Typically, she says, 10 to 20 dengue cases are seen between September and November, with 15 to 20 considered an alert stage.
In response, Health officials reportedly have adopted proactive measures, including home inspections, fogging, educational materials, and increased testing, with the aim of preventing an epidemic.
However, critics claim that no fogging efforts are being carried out. And they are challenging the Central Board of Health to say in which communities such exercises have taken place – particularly since Tropical Storm Philippe dumped copious amounts of rain on the country.
On the other hand, after distributing over 8,000 mosquito traps to government workers, community groups, and various institutions, the Department of the Environment (DOE) is promoting another community-led initiative: affordable mosquito traps for a “Climate- Ready Antigua and Barbuda.”
The DoE – a department within the Ministry of Health – says the initiative will provide these traps to the public, as part of its commitment to preparing communities for the challenges of climate change.
“These innovative traps … will not only help reduce mosquito populations, but also the proceeds of the sale will contribute to building climate resilience within local communities,” a statement from the Department says.
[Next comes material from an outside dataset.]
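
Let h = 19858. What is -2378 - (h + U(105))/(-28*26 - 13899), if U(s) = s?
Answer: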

Participating community groups reportedly will make the mosquito traps accessible to everyone.
The business community is urged to support this initiative by purchasing the devices and distributing them among their employees.
The mosquito traps and glue pads are available for purchase at a number of venues, including the 11th Hour Daycare; the Gilbert Agricultural and Rural Development (GARD) Centre; the Old Road Primary School; the Victory Centre; the Church of God of Prophecy; and the St. Andrews Anglican Church.